Why sequential RFQs leave savings on the table

Round-robin email negotiations were built for a different era. Here's the structural reason they under-deliver — and what replaces them.

Most procurement teams still run negotiations the way they were run in 1995: send the RFQ on Monday, collect quotes by Friday, pick a target, then go back to the top two for a ‘best and final.’ Maybe a third round if budget is tight.

The format is comfortable. It’s also structurally unable to deliver the savings buyers think they’re getting.

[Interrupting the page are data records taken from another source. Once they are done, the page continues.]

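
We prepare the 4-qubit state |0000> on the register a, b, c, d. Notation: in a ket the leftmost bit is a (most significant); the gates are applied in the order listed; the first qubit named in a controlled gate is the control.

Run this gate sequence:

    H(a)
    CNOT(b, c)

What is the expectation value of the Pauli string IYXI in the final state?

The observable IYXI averages to 0.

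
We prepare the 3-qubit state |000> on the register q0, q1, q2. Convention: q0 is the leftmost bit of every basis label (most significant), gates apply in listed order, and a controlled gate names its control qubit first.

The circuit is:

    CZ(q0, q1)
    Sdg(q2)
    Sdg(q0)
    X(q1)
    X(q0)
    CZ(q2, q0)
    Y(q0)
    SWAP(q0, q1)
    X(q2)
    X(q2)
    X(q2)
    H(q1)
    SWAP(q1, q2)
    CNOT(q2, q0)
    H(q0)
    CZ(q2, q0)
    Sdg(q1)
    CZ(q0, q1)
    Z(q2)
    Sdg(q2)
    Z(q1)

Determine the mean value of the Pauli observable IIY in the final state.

The observable IIY averages to 1.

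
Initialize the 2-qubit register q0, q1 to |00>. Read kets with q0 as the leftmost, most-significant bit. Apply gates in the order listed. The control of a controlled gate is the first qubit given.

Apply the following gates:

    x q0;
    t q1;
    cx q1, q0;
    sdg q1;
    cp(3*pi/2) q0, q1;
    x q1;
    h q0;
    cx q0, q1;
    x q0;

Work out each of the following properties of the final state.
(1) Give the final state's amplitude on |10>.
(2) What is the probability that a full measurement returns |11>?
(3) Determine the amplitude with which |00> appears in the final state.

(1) |10> carries amplitude 0 in the final state.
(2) Outcome |11> occurs with probability 1/2.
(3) The amplitude on |00> is -sqrt(2)/2.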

Why sequential negotiation under-delivers

Three problems compound:

  1. Suppliers can’t see where they stand. Without ranking visibility, a supplier whose first offer is 4% off the lead has no reason to think a meaningful improvement matters. They sharpen the pencil by 1% and hope.
  2. Time arbitrage favors the supplier. A two-week negotiation gives the supplier two weeks to defend the original number. Synchronized events compress that defense window to minutes.
  3. The buyer’s anchor is the last quote. Without external benchmarks or live competition, the second-round target is set by the first-round price — which the supplier already proved they’re willing to live with.

What synchronized negotiation changes

A live multi-criteria event flips all three. Suppliers see their rank. The window is 60–120 minutes, not two weeks. And the comparison is against five other current offers, not against a number the supplier set last Tuesday.

The savings don’t come from the auction format itself. They come from removing the structural defenses suppliers rely on in sequential processes.

What buyers report, consistently: 6–12% on direct categories that had been ‘fully optimized’ under sequential RFQs. Same suppliers. Same scope. Different format.